Depois das votações de ontem, que rejeitavam um Brexit sem acordo, deputados decidem que não querem uma segunda consulta popular sobre a saída da União Europeia, mas aprovam um pedido de adiamento do Brexit.

Os deputados britânicos aprovaram o adiamento do Brexit, caso não se chegue a um acordo, com uma votação de 412 a favor para 202 contra. A moção do Governo que pedia a extensão do artigo 50.º passou no Parlamento, o que significa que o Reino Unido vai solicitar um adiamento do Brexit à União Europeia.

Esta decisão permite uma de duas opções: uma extensão curta de três meses ou um prolongamento maior.

O adiamento só acontece se os Estados-membros da União Europeia aceitarem e se o pedido for analisado no Conselho Europeu em Bruxelas de 21 e 22 de março, o qual incluiu na agenda discutir os últimos desenvolvimentos sobre o Brexit.

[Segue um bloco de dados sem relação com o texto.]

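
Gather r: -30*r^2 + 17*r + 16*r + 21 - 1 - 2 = -30*r^2 + 33*r + 18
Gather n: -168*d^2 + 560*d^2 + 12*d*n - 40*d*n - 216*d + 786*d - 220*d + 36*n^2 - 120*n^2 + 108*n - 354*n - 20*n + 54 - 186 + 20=392*d^2 + 350*d - 84*n^2 + n*(-28*d - 266) - 112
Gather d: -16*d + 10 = 10 - 16*d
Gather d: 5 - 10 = -5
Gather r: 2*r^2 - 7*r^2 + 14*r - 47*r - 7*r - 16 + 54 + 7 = -5*r^2 - 40*r + 45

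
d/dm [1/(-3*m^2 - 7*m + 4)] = (6*m + 7)/(3*m^2 + 7*m - 4)^2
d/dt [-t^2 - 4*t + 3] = -2*t - 4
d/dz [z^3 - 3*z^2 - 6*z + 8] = 3*z^2 - 6*z - 6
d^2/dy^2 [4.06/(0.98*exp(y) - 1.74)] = (3.899224*exp(y) + 6.923112)*exp(y)/(0.98*exp(y) - 1.74)^3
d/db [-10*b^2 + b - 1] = 1 - 20*b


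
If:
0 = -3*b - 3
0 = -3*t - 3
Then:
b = -1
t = -1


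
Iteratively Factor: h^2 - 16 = (h - 4)*(h + 4)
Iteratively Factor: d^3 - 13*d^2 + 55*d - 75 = (d - 5)*(d^2 - 8*d + 15) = (d - 5)*(d - 3)*(d - 5)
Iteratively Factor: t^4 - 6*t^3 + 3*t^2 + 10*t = (t - 2)*(t^3 - 4*t^2 - 5*t) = (t - 5)*(t - 2)*(t^2 + t) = (t - 5)*(t - 2)*(t + 1)*(t)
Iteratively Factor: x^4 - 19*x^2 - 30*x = (x + 2)*(x^3 - 2*x^2 - 15*x) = (x - 5)*(x + 2)*(x^2 + 3*x) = (x - 5)*(x + 2)*(x + 3)*(x)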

No início da votação, a Câmara dos Comuns rejeitou a possibilidade de adiamento da saída do Reino Unido da União Europeia para que se realizasse um segundo referendo. A moção obteve 85 votos a favor e 334 contra.

A moção votada esta quinta-feira pedia um "prolongamento do período do artigo 50 [do Tratado de Lisboa] no Conselho Europeu de março de 2019, suficiente para efeitos de legislação e realização de uma votação pública em que o povo do Reino Unido possa dar consentimento à saída da UE em termos a determinar pelo Parlamento ou a manter o Reino Unido como membro da UE".

O objetivo do Governo era que fosse aprovado um adiamento até 20 de março, no cenário de existir um acordo para a saída, com o intuito de o Reino Unido já não participar nas eleições Europeias.

Além da rejeição de um novo referendo, a Câmara dos Comuns chumbou ainda, por três votos de diferença, o adiamento do Brexit para 30 de junho. Já na quarta-feira, os deputados tinham dito 'não' à mudança de data para 22 de maio.